Pecore in erba (Alberto Caviglia, 2015)

Il mistero buffo delle pecore in erba

Molta attenzione è stata riservata a questo anomalo mockumentary italiano in competizione nella sezione Orizzonti della 72esima edizione della Mostra del Cinema di Venezia. Un prodotto che sorprende moltissimo per solidità produttiva e, soprattutto, per la quantità di star e personaggi pubblici che è riuscito a mettere in mezzo.

Cosa hanno pensato i vari Augias, Brass, Mentana, Fazio, Sgarbi, Freccero, Canova, Gipi, De Bortoli e gli altri al momento in cui hanno acconsentito di collaborare con questo progetto? Qual è il fine ultimo di questa satira a metà strada tra Lercio e Maccio Capatonda?

Diritto all’odio

Pecore in erba è la storia fittizia di Leonardo Zuliani, giovane e brillante ragazzo antisemita diventato una sorta di icona nazionale in Italia, inizialmente grazie a un fumetto di successo, poi come stilista e infine come scrittore, arrivando a essere uno dei personaggi pubblici politicamente più influenti del belpaese.
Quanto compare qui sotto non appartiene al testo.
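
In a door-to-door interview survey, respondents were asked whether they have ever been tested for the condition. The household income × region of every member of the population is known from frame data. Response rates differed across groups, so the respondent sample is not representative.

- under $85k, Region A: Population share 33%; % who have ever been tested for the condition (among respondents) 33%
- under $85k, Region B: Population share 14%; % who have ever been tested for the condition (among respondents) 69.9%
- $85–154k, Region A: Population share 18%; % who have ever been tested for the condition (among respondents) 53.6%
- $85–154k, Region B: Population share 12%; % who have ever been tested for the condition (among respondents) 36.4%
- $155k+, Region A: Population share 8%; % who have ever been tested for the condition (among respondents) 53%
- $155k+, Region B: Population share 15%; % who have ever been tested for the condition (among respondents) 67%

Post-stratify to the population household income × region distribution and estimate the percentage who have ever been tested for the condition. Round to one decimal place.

49.0%

Weight each group's respondent value by its population share:
  under $85k, Region A: 0.33 × 33 = 10.89
  under $85k, Region B: 0.14 × 69.9 = 9.786
  $85–154k, Region A: 0.18 × 53.6 = 9.648
  $85–154k, Region B: 0.12 × 36.4 = 4.368
  $155k+, Region A: 0.08 × 53 = 4.24
  $155k+, Region B: 0.15 × 67 = 10.05
Post-stratified estimate = 48.982 → 49.0%.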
Il film è quindi una riflessione a posteriori, vista la scomparsa di Zuliani avvenuta da numerosi anni, sull’importanza dell’antisemitismo e sul valore del diritto all’odio e al razzismo.

In chiave umoristica ma, anzi, spesso e volentieri proprio demenziale, si intervistano quindi i familiari, gli amici e tutte le persone che negli anni si sono incrociati con lui e con le sue attività.

Lo schema della risata

Alberto Caviglia confeziona una sorta di lungo servizio del Tg di Mario di Maccio Capatonda in cui racconta passo dopo passo la storia della vita del fantomatico Leonardo Zuliani, alternando fotografie a scene di fiction (poche) recitate per ricostruire determinati eventi.

Lo stile schematico, che è appunto quello di un lungo servizio televisivo, è interessante per introdurre il tono e il ritmo del film, ma è inutile dire che il meccanismo fatica molto ad arrivare agli 85 minuti di durata senza provocare qualche sbadiglio.

Il film però, c’è da dire, fa ridere, a volte moltissimo, anche se è giusto notare quanto il tipo di umorismo che propone non sia di certo alla portata di tutti e, anzi, sia più che altro orientato verso una fascia di pubblico più giovane e familiare con internet, a cui il film fa involontariamente continuo riferimento.

Peccato che questo pubblico Pecore in erba non lo vedrà quasi sicuramente mai vista l’ambiguità di destinazione di un prodotto come questo, specialmente se presentato in un Festival dove a farla da padrone è il cinema con la “C” maiuscola.

Un’incognita

Il film di Caviglia quindi è un prodotto a metà, che suscita ilarità in chi già si sente complice del meccanismo di umorismo demenziale a cui fa riferimento ma che, al tempo stesso, esclude a priori tutta una fascia di pubblico che non solo del film non capirà niente, ma soprattutto non avrà alcun mezzo di decodificazione dello stesso che gli permetta anche solamente di svilupparci sopra una qualsiasi sorta di riflessione.

Si ricorderanno con piacere alcuni sketch esilaranti, per esempio quello dei terroristi che alle parole del paninaro romano “Ma ‘o metto er ketchup?” iniziano a sparare, oppure la geniale e insensata partecipazione di Magalli, ricercato numero 1 dei terroristi di Al Qaeda.

Per il resto il futuro di questo film è un’incognita. Di certo è sempre un bene quando in Italia si dà spazio a un tipo di prodotto completamente inedito come questo; resta da vedere cosa deciderà di farne il pubblico delle sale.